Sports Nut

Ladies and Gentlemen, Your New York Devil Rays!

Why shouldn’t teams move wherever they want?

Memo to Bud Selig: Let the teams come to the fans

In recent weeks, the demands made for the reform of Major League Baseball sounded like they were plagiarized from Huey Long: Soak the rich! Share the wealth! To each according to his need! Baseball was listening. The strike-averting settlement reached by owners and players last week reflects the consensus that what America’s sport needs is a big dose of a foreign ideology: socialism.

The game, you see, has lost its competitive balance. Fat-cat teams like the Yankees and Braves amass revenues that dwarf those of Montreal and Kansas City—allowing them to acquire the best players money can buy and lock up playoff spots year after year. Commissioner Bud Selig makes an unassailable point when he says it’s too hard for the Tampa Bay Devil Rays, spending $43 million a year on player salaries, to go head-to-head with the Yankees, who cheerfully lay out four times that much. Compare that with the NFL, where revenue sharing prevails, and where a squad from the remote village of Green Bay, Wis., (population 102,000) regularly humbles teams from New York and Chicago.

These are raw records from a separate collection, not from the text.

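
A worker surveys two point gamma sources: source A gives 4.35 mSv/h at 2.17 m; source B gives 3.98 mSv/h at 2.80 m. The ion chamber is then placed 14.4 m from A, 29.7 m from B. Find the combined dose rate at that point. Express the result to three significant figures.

Each source contributes Iᵢ·(dᵢ/rᵢ)²; contributions add.
A: 4.35 × (2.17/14.4)² = 0.09878 mSv/h
B: 3.98 × (2.80/29.7)² = 0.03537 mSv/h
Total = 0.09878 + 0.03537 = 0.1341 mSv/h.

0.134 mSv/h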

So, baseball owners came up with a cockamamie scheme aimed at reducing inequality: redistributing income from the haves to the have-nots and penalizing lavish expenditures. The agreement that averted a strike will divert nearly a billion dollars from wealthy franchises to poor ones over the next four years. Meanwhile, big spending will be sternly punished with a “luxury tax” on any team’s payroll exceeding $117 million. This combination is supposed to shrink the gap among team payrolls and give fans in the provinces a chance of seeing a pennant a bit more often than Halley’s comet.

But it’s absurd to think that competition has ruined the national pastime. If anything, the imbalance decried by owners and fans stems from a shortage of capitalism, not from an excess. Using some artificial formula to equalize revenues will serve as only a modest hindrance to the big spenders. A more promising remedy is to do for teams what free agency did for players: Stop forcing them to stay in the same place forever, and let them migrate in search of riches.

The disparity between teams in large and small markets may seem like an unalterable law of nature. There is no way around the fact that some cities have far more fans and TV viewers to cash in on. But in conventional businesses, profits don’t parallel population. The reason George Steinbrenner pulls in such vast streams of cash is not that he enjoys access to the biggest market in the country. It’s that he enjoys nearly exclusiveaccess to that market. In any other industry, a firm earning outsized profits would attract lots of rivals eager to grab some of its business. But in baseball, such undignified wrangling isn’t allowed. Residents of the New York metropolitan area can choose from a dozen ballet companies, hundreds of car dealers, and thousands of pizza joints. But they have only two options for Major League Baseball: the Yankees and the Mets.

With more than 20 million potential customers locally available, the region could undoubtedly house additional big league teams. University of Chicago sports economist Allen Sanderson figures that five clubs might feed comfortably off the New York-New Jersey-Connecticut fan base. Chicago, whose suburbs currently support four minor league teams, could absorb another big-league franchise. Southern California might attract a couple more as well. Washington, D.C., has long pined for an expansion franchise, only to be blocked by the Baltimore Orioles, who prefer not to share their patrons. With free movement, the O’s would have no more say in the matter than Wal-Mart has over Target’s expansion strategy.

But Major League Baseball treats its teams like medieval serfs, tied to the land for life. No franchise has been allowed to relocate since 1971, when the Senators abandoned the nation’s capital for Arlington, Texas. The simplest thing baseball could do to eliminate the advantages of wealthy teams is to let franchises go wherever the getting is good. If New York can support more than two teams—as it did when it was much smaller, before the Dodgers abandoned Brooklyn—there’s no good reason it shouldn’t have the chance. Owner Walter O’Malley, after all, left not because he couldn’t attract fans but because he couldn’t get the new ballpark he wanted in Brooklyn and was able to secure a sweet deal in Los Angeles.

Unrestricted movement would give the sport something resembling a competitive environment. The revenues of wealthy teams like the Yankees would shrink in consequence, leaving them less money to purchase pennants. Selig sees contraction as the way to restore balance, by eliminating the weakest performers. But in a freer market, cash-starved teams could go where they are wanted. If the Royals lack a sufficient following in Kansas City, maybe they could find one in Newark or Bridgeport. True, some cities would lose baseball. But preserving teams in places that can’t support them makes no more sense than keeping steel mills open when their costs exceed their rivals’.

The deal that settled the strike creates a system resembling welfare before it was reformed—penalizing the most ambitious clients while creating a permanent class of underperforming dependents. Better to insist that they all do more to fend for themselves. For players, Major League Baseball is a ruthless meritocracy, with only the best surviving. It’s time for owners to try that system too.